5.7. Pitfalls of Naked Notation

As naked notation giveth the user the freedom to care less about parentheses, it also taketh away. In the following section we will discuss the few small difficulties that can arise and how to solve them efficiently.

5.7.1. Single Elements

Special care must be taken when single elements are defined which the user wishes to wrap in a list.

Here is a braced list describing an expression printing the number 42:

(print 42)

The naked equivalent declares two elements in a single line, which are implicitly wrapped in a single list:

print 42

A single element on its own line is not wrapped:

print           # (print
    42          #        42)

What if we want to just print a newline, passing no arguments?:

print           # print

The statement above will be ignored because a symbol is resolved but not called. One can make use of the ; (split-statement) control character, which ends the current list:

print;          # (print)

5.7.2. Wrap-Around Lines

There are often situations when a high number of elements in a list interferes with best practices of formatting source code and exceeds the line column limit (typically 80 or 100).
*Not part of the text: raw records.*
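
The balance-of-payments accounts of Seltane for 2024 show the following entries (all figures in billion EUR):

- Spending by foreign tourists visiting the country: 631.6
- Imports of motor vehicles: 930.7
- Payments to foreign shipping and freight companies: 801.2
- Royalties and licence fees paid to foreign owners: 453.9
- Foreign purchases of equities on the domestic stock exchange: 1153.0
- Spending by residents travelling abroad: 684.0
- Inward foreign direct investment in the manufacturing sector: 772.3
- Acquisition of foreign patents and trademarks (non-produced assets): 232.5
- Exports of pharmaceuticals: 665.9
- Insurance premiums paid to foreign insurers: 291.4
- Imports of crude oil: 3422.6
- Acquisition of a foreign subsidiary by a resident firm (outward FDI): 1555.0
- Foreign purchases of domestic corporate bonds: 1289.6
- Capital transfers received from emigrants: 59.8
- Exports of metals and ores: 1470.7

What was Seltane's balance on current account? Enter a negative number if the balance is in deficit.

-3815.6

Goods: -3422.6 + 665.9 - 930.7 + 1470.7 = -2216.7
Services: -453.9 + 631.6 - 801.2 - 684.0 - 291.4 = -1598.9
Current account = (-2216.7) + (-1598.9) = -3815.6
(Excluded from the current account — financial account: foreign purchases of equities on the domestic stock exchange 1153.0, inward foreign direct investment in the manufacturing sector 772.3, acquisition of a foreign subsidiary by a resident firm (outward FDI) 1555.0, foreign purchases of domestic corporate bonds 1289.6; capital account: acquisition of foreign patents and trademarks (non-produced assets) 232.5, capital transfers received from emigrants 59.8.)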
In braced lists, the problem is easily corrected:

# import many symbols from an external module into the active namespace
(import-from "OpenGL"
    glBindBuffer GL_UNIFORM_BUFFER glClear GL_COLOR_BUFFER_BIT
    GL_STENCIL_BUFFER_BIT GL_DEPTH_BUFFER_BIT glViewport glUseProgram
    glDrawArrays glEnable glDisable GL_TRIANGLE_STRIP)
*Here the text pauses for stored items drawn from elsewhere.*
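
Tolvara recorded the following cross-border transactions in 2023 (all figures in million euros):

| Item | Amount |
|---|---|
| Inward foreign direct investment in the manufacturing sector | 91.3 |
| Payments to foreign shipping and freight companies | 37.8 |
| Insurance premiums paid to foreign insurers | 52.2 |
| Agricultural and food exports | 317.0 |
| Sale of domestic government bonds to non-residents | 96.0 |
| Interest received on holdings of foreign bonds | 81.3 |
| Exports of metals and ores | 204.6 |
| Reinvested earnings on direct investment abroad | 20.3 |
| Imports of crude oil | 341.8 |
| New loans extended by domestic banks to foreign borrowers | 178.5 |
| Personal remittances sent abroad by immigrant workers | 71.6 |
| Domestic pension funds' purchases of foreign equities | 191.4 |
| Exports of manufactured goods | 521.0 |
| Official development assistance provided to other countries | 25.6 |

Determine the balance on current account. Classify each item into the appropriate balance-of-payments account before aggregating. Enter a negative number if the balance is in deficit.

615.2

Goods: 317.0 + 521.0 - 341.8 + 204.6 = 700.8
Services: -37.8 - 52.2 = -90.0
Primary income: 81.3 + 20.3 = 101.6
Secondary income: -71.6 - 25.6 = -97.2
Current account = 700.8 + (-90.0) + 101.6 + (-97.2) = 615.2
(Excluded from the current account — financial account: inward foreign direct investment in the manufacturing sector 91.3, sale of domestic government bonds to non-residents 96.0, new loans extended by domestic banks to foreign borrowers 178.5, domestic pension funds' purchases of foreign equities 191.4.)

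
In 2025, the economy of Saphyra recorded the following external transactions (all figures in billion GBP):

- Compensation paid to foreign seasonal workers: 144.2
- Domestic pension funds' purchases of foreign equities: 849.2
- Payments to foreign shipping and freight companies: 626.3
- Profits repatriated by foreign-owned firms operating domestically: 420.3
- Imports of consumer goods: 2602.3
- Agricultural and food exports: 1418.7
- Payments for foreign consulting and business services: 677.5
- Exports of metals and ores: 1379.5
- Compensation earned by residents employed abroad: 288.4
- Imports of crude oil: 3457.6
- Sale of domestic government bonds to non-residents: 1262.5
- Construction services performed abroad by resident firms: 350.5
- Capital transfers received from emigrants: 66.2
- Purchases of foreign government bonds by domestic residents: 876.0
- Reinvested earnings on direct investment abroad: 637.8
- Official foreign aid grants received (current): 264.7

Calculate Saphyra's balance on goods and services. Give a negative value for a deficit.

-4215.0

Goods: 1418.7 - 3457.6 - 2602.3 + 1379.5 = -3261.7
Services: 350.5 - 677.5 - 626.3 = -953.3
Trade balance = -3261.7 + (-953.3) = -4215.0
(Excluded from the trade balance — primary income: compensation paid to foreign seasonal workers 144.2, profits repatriated by foreign-owned firms operating domestically 420.3, compensation earned by residents employed abroad 288.4, reinvested earnings on direct investment abroad 637.8; financial account: domestic pension funds' purchases of foreign equities 849.2, sale of domestic government bonds to non-residents 1262.5, purchases of foreign government bonds by domestic residents 876.0; capital account: capital transfers received from emigrants 66.2; secondary income: official foreign aid grants received (current) 264.7.)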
The naked approach interprets each new line as a nested list:

# produces runtime errors
import-from "OpenGL"
    glBindBuffer GL_UNIFORM_BUFFER glClear GL_COLOR_BUFFER_BIT
    GL_STENCIL_BUFFER_BIT GL_DEPTH_BUFFER_BIT glViewport glUseProgram
    glDrawArrays glEnable glDisable GL_TRIANGLE_STRIP

# braced equivalent of the term above; each line is interpreted
# as a function call and fails.
(import-from "OpenGL"
    (glBindBuffer GL_UNIFORM_BUFFER glClear GL_COLOR_BUFFER_BIT)
    (GL_STENCIL_BUFFER_BIT GL_DEPTH_BUFFER_BIT glViewport glUseProgram)
    (glDrawArrays glEnable glDisable GL_TRIANGLE_STRIP))
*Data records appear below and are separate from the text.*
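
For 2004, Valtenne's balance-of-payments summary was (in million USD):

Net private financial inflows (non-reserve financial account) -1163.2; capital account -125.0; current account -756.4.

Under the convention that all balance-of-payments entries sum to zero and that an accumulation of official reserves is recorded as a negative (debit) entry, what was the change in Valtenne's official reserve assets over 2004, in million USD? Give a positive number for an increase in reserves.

-2044.6

Official reserve transactions balance = -((-756.4) + (-125.0) + (-1163.2)) = 2044.6
An accumulation of reserves is recorded as a debit (negative entry), so the change in the stock of reserves is the negative of that balance.
Change in official reserves = -(2044.6) = -2044.6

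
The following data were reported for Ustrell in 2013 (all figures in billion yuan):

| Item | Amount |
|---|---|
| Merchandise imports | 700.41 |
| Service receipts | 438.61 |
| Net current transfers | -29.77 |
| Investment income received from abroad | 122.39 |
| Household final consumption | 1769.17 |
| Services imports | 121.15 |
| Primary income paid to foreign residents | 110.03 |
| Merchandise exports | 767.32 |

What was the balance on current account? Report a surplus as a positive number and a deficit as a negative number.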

This can be fixed by using the splice-line control character, \:

# correct solution using splice-line, postfix style
import-from "OpenGL" \
    glBindBuffer GL_UNIFORM_BUFFER glClear GL_COLOR_BUFFER_BIT \
    GL_STENCIL_BUFFER_BIT GL_DEPTH_BUFFER_BIT glViewport glUseProgram \
    glDrawArrays glEnable glDisable GL_TRIANGLE_STRIP

Unlike in other languages, and as previously demonstrated, \ splices at the token level rather than the character level, and can therefore also be placed at the beginning of nested lines, where the parent is still the active list:

# correct solution using splice-line, prefix style
import-from "OpenGL"
    \ glBindBuffer GL_UNIFORM_BUFFER glClear GL_COLOR_BUFFER_BIT
    \ GL_STENCIL_BUFFER_BIT GL_DEPTH_BUFFER_BIT glViewport glUseProgram
    \ glDrawArrays glEnable glDisable GL_TRIANGLE_STRIP

5.7.3. Tail Splicing

While naked notation is ideal for writing nested lists that accumulate at the tail:

# braced
(a b c
    (d e f
        (g h i))
    (j k l))

# naked
a b c
    d e f
        g h i
    j k l

…there are complications when additional elements need to be spliced back into the parent list:

(a b c
    (d e f
        (g h i))
    j k l)

Once again, we can reuse the splice-line control character to get what we want:

a b c
    d e f
        g h i
    \ j k l

5.7.4. Left-Hand Nesting

When using infix notation, conditional blocks or functions producing functions, lists occur that nest at the head level rather than the tail:

((((a b)
    c d)
        e f)
            g h)

The equivalent naked mode version makes extensive use of list separator and splice-line characters to describe the same tree:

# equivalent structure
;
    ;
        ;
            a b
            \ c d
        \ e f
    \ g h

A more complex tree which also requires splicing elements back into the parent list can be realized with the same combo of list separator and splice-line:

# braced
(a
    ((b
        (c d)) e)
    f g
    (h i))

# naked
a
    ;
        b
            c d
        \ e
    \ f g
    h i

While this example demonstrates the versatile usefulness of splice-line and list separator, expressing similar trees in partially braced notation might often be easier on the eyes.

As so often, the best format is the one that fits the context.